Mitochondrial DNA Stability and Gene Expression: Protein Target Identification and Oligonucleotide Approaches

Mitochondria are organelles of bacterial origin that are involved in energy production and other cellular processes. They have their DNA, known as mitochondrial DNA (mtDNA), which encodes essential respiratory chain proteins and is distinct from and independent of nuclear DNA. Since these molecules localize close to the electron transport chain (ETC), mtDNA is prone to damage. To confront this, mitochondria have specialized antioxidants and DNA repair systems. However, mtDNA damage can lead to mitochondrial dysfunction when the damage surpasses the functioning of those scavenging and repair mechanisms. This can result in several mitochondrial diseases like cancer or neurodegenerative diseases. Mitochondrial health maintenance also depends on the proper functioning of gene expression and regulation machinery. Even if significant discoveries in the field of mitochondrial genetics have been made in the last few years, there are many unanswered questions and treatments for mitochondrial diseases are still focused on the relief of the symptoms. Therefore, a deeper understanding of mitochondrial genetics is needed to face mitochondrial-related diseases effectively.

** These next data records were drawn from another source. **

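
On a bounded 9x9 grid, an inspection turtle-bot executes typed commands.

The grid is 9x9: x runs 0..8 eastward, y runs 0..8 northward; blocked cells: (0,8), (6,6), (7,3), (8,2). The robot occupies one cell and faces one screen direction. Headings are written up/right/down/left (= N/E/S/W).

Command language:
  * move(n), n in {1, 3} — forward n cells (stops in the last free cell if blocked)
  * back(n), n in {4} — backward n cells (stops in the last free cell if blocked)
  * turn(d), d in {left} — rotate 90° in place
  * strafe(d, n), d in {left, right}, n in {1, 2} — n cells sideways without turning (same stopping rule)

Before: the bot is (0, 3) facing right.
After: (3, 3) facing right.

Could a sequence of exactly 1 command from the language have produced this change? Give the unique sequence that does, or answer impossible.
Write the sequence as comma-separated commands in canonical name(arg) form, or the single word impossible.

move(3)

key: still facing E — the one step turns nothing
from: (0, 3) facing right
step 1 (move(3)): (3, 3) facing right
no rival 1-sequence matches.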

This dissertation investigates cutting-edge techniques for studying mitochondrial genetics and examines a few protein targets and their possible medical applications. We present a new approach to quantifying oxidative mtDNA damage. We also introduce an oligonucleotide-based approach to disrupt mtDNA stability, which could be used in vivo as a therapeutic approach against cancer. In addition to studying mtDNA stability, this work displays a novel method to study proteins interacting with mtDNA and mtRNA to understand gene expression and regulation better. Finally, we validated Cyclophilin D (CyPD), one of the protein targets found in the nucleic acid interactome screening. In the future, this protein might be used as a therapeutic target. The work presented, paves the way for further research into better understanding the mechanisms involved in mitochondrial gene expression and towards developing treatments for mitochondrial-related illnesses.